Location: SW Florida
10,361 posts, read 7,577,916 times
Reputation: 15833
Quote:
Originally Posted by trusso11783 View Post
I have never passed out in my life, let alone from the palpitations. I get no shortness of breathe or dizzy. Just a weird feeling in my chest. I have taken my heat rate using a stop watch and it is usually 68. The day I went to the ER, it was 100 or so, but that was when I was just sitting and relaxing. That was too fast for me so I thought it was serious. I have a stethoscope and when I Listened, it sounded like 3 or 4 beats and no beat, then another few beats and no Beat. The other night when I was sitting outside the ER all night, I didn’t measure but it didn’t feel too fast but it did feel throbbing. In other words, normally, I don’t hear or feel my heart beat. When I feel it or hear it, it is beating harder than usual. For me, that isn’t normal.

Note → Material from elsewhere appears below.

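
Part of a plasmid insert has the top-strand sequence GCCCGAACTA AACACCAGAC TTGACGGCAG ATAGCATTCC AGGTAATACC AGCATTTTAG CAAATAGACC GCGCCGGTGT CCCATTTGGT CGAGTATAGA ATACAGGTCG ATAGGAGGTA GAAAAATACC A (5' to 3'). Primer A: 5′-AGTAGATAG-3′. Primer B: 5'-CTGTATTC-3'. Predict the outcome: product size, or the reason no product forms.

No product — primer A has no binding site in the template.

Primer A (AGTAGATAG) does not match the top strand, and its reverse complement CTATCTACT does not match either.
With no annealing site for primer A, no amplification occurs.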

Again, I am on no medications at all, ever, only have one cup of coffee a day at the most and dont drink alcohol. Maybe 5 -10 drinks a year, depending on the occasion. Oddly, I did have 1 Corona beer the other night. I can’t be that much of a lightweight, can I?

I want to go to the cardio physicist as was suggested to me be a couple of people. I am also not thrilled about my cardiologist dismissing this. He wouldn’t give me the monitor the night of the stress test but said I can come anytime and pick it up if this happens again. I am mostly concerned that it is happening now. Nothing has changed in my life in years. No more stress than usual. When this first happened to me in a December, I was only a month older than November, and it never happened in my life before. So why now? I appreciate all of the responses. I am ordering the monitor. So far, nothing really since the other night, though I think a felt a few this morning but they quickly stopped. I barely noticed.
Ok, I thought you mentioned in another post you had passed out. Still think it's a good idea to get it checked out if it keeps happening. For your own peace of mind, if nothing else.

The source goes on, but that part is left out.